Posted on 05-28-2014 09:10 AM
I have a number of new MacBook Airs arriving in a week. I'm looking for an easy way to set the EFI Firmware Password. I thought I would setup a pre-image and define it in there to automate the process. Then I ran across this article:
http://www.cnet.com/news/efi-firmware-protection-locks-down-newer-macs/
Can anyone confirm what this article says about setting the EFI Firmware password in newer model macs? Does this mean that setting up an EFI Firmware Password with a pre-image on newer Apple products is a nonstarter?
Posted on 05-28-2014 09:22 AM
Resetting the Firmware Password via some hardware change hasn't been an option on Macs for several years now, so nothing in that article is all that relevant. You have to go back to around 2010 models to be able to bypass it in that manner.

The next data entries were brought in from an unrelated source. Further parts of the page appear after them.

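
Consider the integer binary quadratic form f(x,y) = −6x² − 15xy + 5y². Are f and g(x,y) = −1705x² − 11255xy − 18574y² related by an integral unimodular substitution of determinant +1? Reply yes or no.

D₁ = 345, D₂ = 345
river cycle of f (length 10): (5, 15, -6), (-6, 9, 11), (11, 13, -4), (-4, 11, 14), (14, 17, -1), (-1, 17, 14), (14, 11, -4), (-4, 13, 11), (11, 9, -6), (-6, 15, 5)
river cycle of g (length 10): (5, 15, -6), (-6, 9, 11), (11, 13, -4), (-4, 11, 14), (14, 17, -1), (-1, 17, 14), (14, 11, -4), (-4, 13, 11), (11, 9, -6), (-6, 15, 5)
cycles coincide ⇒ equivalent

yes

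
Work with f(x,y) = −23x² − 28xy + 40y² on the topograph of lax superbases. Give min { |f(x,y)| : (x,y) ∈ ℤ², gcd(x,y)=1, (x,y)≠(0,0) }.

descent: ρ → (40,28,-23)  [lands on river]
river: ρ → (-23,64,4)
river: ρ → (4,64,-23)
river: ρ → (-23,28,40)
river: ρ → (40,52,-11)
river: ρ → (-11,58,25)
river: ρ → (25,42,-27)
river: ρ → (-27,66,1)
river: ρ → (1,66,-27)
river: ρ → (-27,42,25)
river: ρ → (25,58,-11)
river: ρ → (-11,52,40)
closes: descent 1, river 12
min |a| on river = 1

1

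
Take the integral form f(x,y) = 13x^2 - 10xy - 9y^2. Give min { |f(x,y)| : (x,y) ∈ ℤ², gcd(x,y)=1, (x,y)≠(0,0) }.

descent: ρ → (-9,10,13)  [lands on river]
river: ρ → (13,16,-6)
river: ρ → (-6,20,7)
river: ρ → (7,22,-3)
river: ρ → (-3,20,14)
river: ρ → (14,8,-9)
closes: descent 1, river 6
min |a| on river = 3

3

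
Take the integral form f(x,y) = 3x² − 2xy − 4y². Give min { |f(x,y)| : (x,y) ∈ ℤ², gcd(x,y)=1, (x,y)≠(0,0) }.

descent: ρ → (-4,2,3)  [lands on river]
river: ρ → (3,4,-3)
river: ρ → (-3,2,4)
river: ρ → (4,6,-1)
river: ρ → (-1,6,4)
river: ρ → (4,2,-3)
river: ρ → (-3,4,3)
river: ρ → (3,2,-4)
river: ρ → (-4,6,1)
river: ρ → (1,6,-4)
closes: descent 1, river 10
min |a| on river = 1

1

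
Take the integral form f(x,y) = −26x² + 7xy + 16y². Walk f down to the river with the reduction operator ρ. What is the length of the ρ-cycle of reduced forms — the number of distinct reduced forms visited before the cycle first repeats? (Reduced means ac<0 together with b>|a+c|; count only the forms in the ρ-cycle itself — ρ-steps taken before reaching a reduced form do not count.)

D = 1713, ⌊√D⌋ = 41
descent: ρ → (16,25,-17)  [lands on river]
river: ρ → (-17,9,24)
river: ρ → (24,39,-2)
river: ρ → (-2,41,4)
river: ρ → (4,39,-12)
river: ρ → (-12,33,13)
river: ρ → (13,19,-26)
river: ρ → (-26,33,6)
river: ρ → (6,39,-8)
river: ρ → (-8,41,1)
river: ρ → (1,41,-8)
river: ρ → (-8,39,6)
river: ρ → (6,33,-26)
river: ρ → (-26,19,13)
river: ρ → (13,33,-12)
river: ρ → (-12,39,4)
river: ρ → (4,41,-2)
river: ρ → (-2,39,24)
river: ρ → (24,9,-17)
river: ρ → (-17,25,16)
river: ρ → (16,39,-3)
river: ρ → (-3,39,16)
ρ-cycle length = 22 (tail of 1 descent step not counted)

22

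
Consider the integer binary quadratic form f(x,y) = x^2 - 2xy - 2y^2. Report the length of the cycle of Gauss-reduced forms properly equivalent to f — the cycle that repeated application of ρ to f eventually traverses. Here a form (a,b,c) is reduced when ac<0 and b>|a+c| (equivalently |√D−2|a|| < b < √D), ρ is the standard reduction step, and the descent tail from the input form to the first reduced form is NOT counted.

D = 12, ⌊√D⌋ = 3
descent: ρ → (-2,2,1)  [lands on river]
river: ρ → (1,2,-2)
ρ-cycle length = 2 (tail of 1 descent step not counted)

2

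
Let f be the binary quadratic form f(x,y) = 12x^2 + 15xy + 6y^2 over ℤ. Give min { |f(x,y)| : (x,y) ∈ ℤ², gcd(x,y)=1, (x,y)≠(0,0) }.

translate: b→-9 (≡15 mod 24), so (12,15,6)→(12,-9,3)
flip: (12,-9,3)→(3,9,12)
translate: b→3 (≡9 mod 6), so (3,9,12)→(3,3,6)
reduced (well bottom): (3,3,6) with a≤c, −a<b≤a
well minimum = a = 3

3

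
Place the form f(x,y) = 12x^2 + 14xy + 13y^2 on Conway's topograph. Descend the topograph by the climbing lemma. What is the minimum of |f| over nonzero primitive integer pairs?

translate: b→-10 (≡14 mod 24), so (12,14,13)→(12,-10,11)
flip: (12,-10,11)→(11,10,12)
reduced (well bottom): (11,10,12) with a≤c, −a<b≤a
well minimum = a = 11

11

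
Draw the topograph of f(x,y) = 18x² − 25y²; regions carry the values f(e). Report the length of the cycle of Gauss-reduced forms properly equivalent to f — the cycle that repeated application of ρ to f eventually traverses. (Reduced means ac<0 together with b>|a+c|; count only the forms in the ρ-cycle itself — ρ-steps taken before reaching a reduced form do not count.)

D = 1800, ⌊√D⌋ = 42
descent: ρ → (-25,0,18)
descent: ρ → (18,36,-7)  [lands on river]
river: ρ → (-7,34,23)
river: ρ → (23,12,-18)
river: ρ → (-18,24,17)
river: ρ → (17,10,-25)
river: ρ → (-25,40,2)
river: ρ → (2,40,-25)
river: ρ → (-25,10,17)
river: ρ → (17,24,-18)
river: ρ → (-18,12,23)
river: ρ → (23,34,-7)
river: ρ → (-7,36,18)
ρ-cycle length = 12 (tail of 2 descent steps not counted)

12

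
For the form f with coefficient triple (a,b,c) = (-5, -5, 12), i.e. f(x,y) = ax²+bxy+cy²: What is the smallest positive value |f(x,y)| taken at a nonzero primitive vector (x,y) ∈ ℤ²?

descent: ρ → (12,5,-5)
descent: ρ → (-5,15,2)  [lands on river]
river: ρ → (2,13,-12)
river: ρ → (-12,11,3)
river: ρ → (3,13,-8)
river: ρ → (-8,3,8)
river: ρ → (8,13,-3)
river: ρ → (-3,11,12)
river: ρ → (12,13,-2)
river: ρ → (-2,15,5)
river: ρ → (5,15,-2)
river: ρ → (-2,13,12)
river: ρ → (12,11,-3)
river: ρ → (-3,13,8)
river: ρ → (8,3,-8)
river: ρ → (-8,13,3)
river: ρ → (3,11,-12)
river: ρ → (-12,13,2)
river: ρ → (2,15,-5)
closes: descent 2, river 18
min |a| on river = 2

2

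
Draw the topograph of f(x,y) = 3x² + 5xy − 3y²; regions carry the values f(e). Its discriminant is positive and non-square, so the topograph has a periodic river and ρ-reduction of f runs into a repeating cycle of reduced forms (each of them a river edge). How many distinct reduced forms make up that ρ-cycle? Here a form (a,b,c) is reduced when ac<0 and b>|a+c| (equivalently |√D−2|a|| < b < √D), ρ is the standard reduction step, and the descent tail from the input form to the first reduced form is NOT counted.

D = 61, ⌊√D⌋ = 7
river: ρ → (-3,7,1)
river: ρ → (1,7,-3)
river: ρ → (-3,5,3)
river: ρ → (3,7,-1)
river: ρ → (-1,7,3)
river: ρ → (3,5,-3)
ρ-cycle length = 6 (tail of 0 descent steps not counted)

6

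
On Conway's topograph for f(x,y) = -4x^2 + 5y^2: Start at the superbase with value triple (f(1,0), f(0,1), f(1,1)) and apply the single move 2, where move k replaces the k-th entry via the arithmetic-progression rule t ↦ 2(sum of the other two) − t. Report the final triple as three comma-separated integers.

start (-4,5,1) = (f(1,0),f(0,1),f(1,1))
replace slot 2: 2·((-4)+1) − 5 = -11 → (-4,-11,1)

-4,-11,1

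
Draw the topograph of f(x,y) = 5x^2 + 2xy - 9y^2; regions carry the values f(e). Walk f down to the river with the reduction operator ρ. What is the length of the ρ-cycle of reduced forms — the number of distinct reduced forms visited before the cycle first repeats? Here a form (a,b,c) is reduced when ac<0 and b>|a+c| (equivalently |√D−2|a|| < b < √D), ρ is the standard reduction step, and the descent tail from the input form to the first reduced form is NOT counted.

D = 184, ⌊√D⌋ = 13
descent: ρ → (-9,-2,5)
descent: ρ → (5,12,-2)  [lands on river]
river: ρ → (-2,12,5)
river: ρ → (5,8,-6)
river: ρ → (-6,4,7)
river: ρ → (7,10,-3)
river: ρ → (-3,8,10)
river: ρ → (10,12,-1)
river: ρ → (-1,12,10)
river: ρ → (10,8,-3)
river: ρ → (-3,10,7)
river: ρ → (7,4,-6)
river: ρ → (-6,8,5)
ρ-cycle length = 12 (tail of 2 descent steps not counted)

12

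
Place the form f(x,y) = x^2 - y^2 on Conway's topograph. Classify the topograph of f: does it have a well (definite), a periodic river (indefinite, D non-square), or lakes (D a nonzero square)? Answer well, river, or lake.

D = b²−4ac = 0² − 4·1·(-1) = 4
D = 2² is a perfect square ⇒ form factors over ℤ ⇒ lakes

lake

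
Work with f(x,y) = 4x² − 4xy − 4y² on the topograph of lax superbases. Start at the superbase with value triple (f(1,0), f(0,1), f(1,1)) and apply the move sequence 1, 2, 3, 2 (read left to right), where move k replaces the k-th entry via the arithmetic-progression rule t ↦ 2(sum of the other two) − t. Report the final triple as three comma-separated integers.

start (4,-4,-4) = (f(1,0),f(0,1),f(1,1))
replace slot 1: 2·((-4)+(-4)) − 4 = -20 → (-20,-4,-4)
replace slot 2: 2·((-20)+(-4)) − (-4) = -44 → (-20,-44,-4)
replace slot 3: 2·((-20)+(-44)) − (-4) = -124 → (-20,-44,-124)
replace slot 2: 2·((-20)+(-124)) − (-44) = -244 → (-20,-244,-124)

-20,-244,-124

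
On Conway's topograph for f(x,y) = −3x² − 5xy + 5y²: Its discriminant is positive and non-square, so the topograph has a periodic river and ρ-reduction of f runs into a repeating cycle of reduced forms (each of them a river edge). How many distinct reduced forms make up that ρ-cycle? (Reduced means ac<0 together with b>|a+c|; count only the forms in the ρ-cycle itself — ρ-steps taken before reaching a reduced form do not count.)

D = 85, ⌊√D⌋ = 9
descent: ρ → (5,5,-3)  [lands on river]
river: ρ → (-3,7,3)
river: ρ → (3,5,-5)
river: ρ → (-5,5,3)
river: ρ → (3,7,-3)
river: ρ → (-3,5,5)
ρ-cycle length = 6 (tail of 1 descent step not counted)

6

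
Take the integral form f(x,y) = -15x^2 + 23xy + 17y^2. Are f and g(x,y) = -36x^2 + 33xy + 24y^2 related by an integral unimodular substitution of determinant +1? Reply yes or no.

D₁ = 1549, D₂ = 4545
discriminants differ ⇒ not SL₂(ℤ)-equivalent

no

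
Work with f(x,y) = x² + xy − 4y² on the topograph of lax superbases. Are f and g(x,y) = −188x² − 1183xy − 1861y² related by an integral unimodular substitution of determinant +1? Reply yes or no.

D₁ = 17, D₂ = 17
river cycle of f (length 6): (1, 3, -2), (-2, 1, 2), (2, 3, -1), (-1, 3, 2), (2, 1, -2), (-2, 3, 1)
river cycle of g (length 6): (1, 3, -2), (-2, 1, 2), (2, 3, -1), (-1, 3, 2), (2, 1, -2), (-2, 3, 1)
cycles coincide ⇒ equivalent

yes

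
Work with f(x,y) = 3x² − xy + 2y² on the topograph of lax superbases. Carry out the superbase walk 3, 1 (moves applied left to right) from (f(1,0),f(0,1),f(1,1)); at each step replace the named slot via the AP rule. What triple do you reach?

start (3,2,4) = (f(1,0),f(0,1),f(1,1))
replace slot 3: 2·(3+2) − 4 = 6 → (3,2,6)
replace slot 1: 2·(2+6) − 3 = 13 → (13,2,6)

13,2,6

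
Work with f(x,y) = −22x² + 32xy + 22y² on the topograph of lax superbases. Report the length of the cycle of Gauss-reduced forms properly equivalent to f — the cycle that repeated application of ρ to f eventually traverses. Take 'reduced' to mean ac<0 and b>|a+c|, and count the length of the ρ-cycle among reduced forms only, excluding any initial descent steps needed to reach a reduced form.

D = 2960, ⌊√D⌋ = 54
river: ρ → (22,12,-32)
river: ρ → (-32,52,2)
river: ρ → (2,52,-32)
river: ρ → (-32,12,22)
river: ρ → (22,32,-22)
river: ρ → (-22,12,32)
river: ρ → (32,52,-2)
river: ρ → (-2,52,32)
river: ρ → (32,12,-22)
river: ρ → (-22,32,22)
ρ-cycle length = 10 (tail of 0 descent steps not counted)

10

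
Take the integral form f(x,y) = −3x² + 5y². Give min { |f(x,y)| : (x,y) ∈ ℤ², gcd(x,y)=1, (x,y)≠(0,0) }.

descent: ρ → (5,0,-3)
descent: ρ → (-3,6,2)  [lands on river]
river: ρ → (2,6,-3)
closes: descent 2, river 2
min |a| on river = 2

2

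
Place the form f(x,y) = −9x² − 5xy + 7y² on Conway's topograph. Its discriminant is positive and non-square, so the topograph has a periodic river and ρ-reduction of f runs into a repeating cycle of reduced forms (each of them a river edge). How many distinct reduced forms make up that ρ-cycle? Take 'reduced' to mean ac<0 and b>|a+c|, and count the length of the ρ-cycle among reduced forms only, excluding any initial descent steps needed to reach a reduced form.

D = 277, ⌊√D⌋ = 16
descent: ρ → (7,5,-9)  [lands on river]
river: ρ → (-9,13,3)
river: ρ → (3,11,-13)
river: ρ → (-13,15,1)
river: ρ → (1,15,-13)
river: ρ → (-13,11,3)
river: ρ → (3,13,-9)
river: ρ → (-9,5,7)
river: ρ → (7,9,-7)
river: ρ → (-7,5,9)
river: ρ → (9,13,-3)
river: ρ → (-3,11,13)
river: ρ → (13,15,-1)
river: ρ → (-1,15,13)
river: ρ → (13,11,-3)
river: ρ → (-3,13,9)
river: ρ → (9,5,-7)
river: ρ → (-7,9,7)
ρ-cycle length = 18 (tail of 1 descent step not counted)

18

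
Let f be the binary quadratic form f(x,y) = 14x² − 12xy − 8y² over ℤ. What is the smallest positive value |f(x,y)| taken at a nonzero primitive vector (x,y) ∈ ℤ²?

descent: ρ → (-8,12,14)  [lands on river]
river: ρ → (14,16,-6)
river: ρ → (-6,20,8)
river: ρ → (8,12,-14)
river: ρ → (-14,16,6)
river: ρ → (6,20,-8)
closes: descent 1, river 6
min |a| on river = 6

6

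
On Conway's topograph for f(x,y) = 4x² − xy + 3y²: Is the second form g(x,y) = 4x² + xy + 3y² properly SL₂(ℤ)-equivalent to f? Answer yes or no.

D₁ = -47, D₂ = -47
f: flip: (4,-1,3)→(3,1,4)
f: reduced (well bottom): (3,1,4) with a≤c, −a<b≤a
g: flip: (4,1,3)→(3,-1,4)
g: reduced (well bottom): (3,-1,4) with a≤c, −a<b≤a
reduced forms (3, 1, 4) vs (3, -1, 4) ⇒ inequivalent

no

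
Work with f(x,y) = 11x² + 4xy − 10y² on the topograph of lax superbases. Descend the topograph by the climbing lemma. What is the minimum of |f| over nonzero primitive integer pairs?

river: ρ → (-10,16,5)
river: ρ → (5,14,-13)
river: ρ → (-13,12,6)
river: ρ → (6,12,-13)
river: ρ → (-13,14,5)
river: ρ → (5,16,-10)
river: ρ → (-10,4,11)
river: ρ → (11,18,-3)
river: ρ → (-3,18,11)
river: ρ → (11,4,-10)
closes: descent 0, river 10
min |a| on river = 3

3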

In regards to pre-configuring the FW password in your image, I'm not certain if that's ever really been an option. If it once worked, I'd say it was more a fluke or bug than a feature. You'll want to set the Firmware Password in a script that runs as part of the "firstrun" by calling the setregproptool binary that's embedded in the Firmware Password Utility.app's Resources folder. Package and deploy that into a location on the Macs at imaging time, such as in /Library/Application Support/JAMF/
You can grab the setregproptool from the Mac's own Recovery HD partition if that helps.
Then call it in a script with something like
/path/to/setregproptool -p "some_password" -m command
There are other more detailed posts on how to do this, so the above is just a quick overview.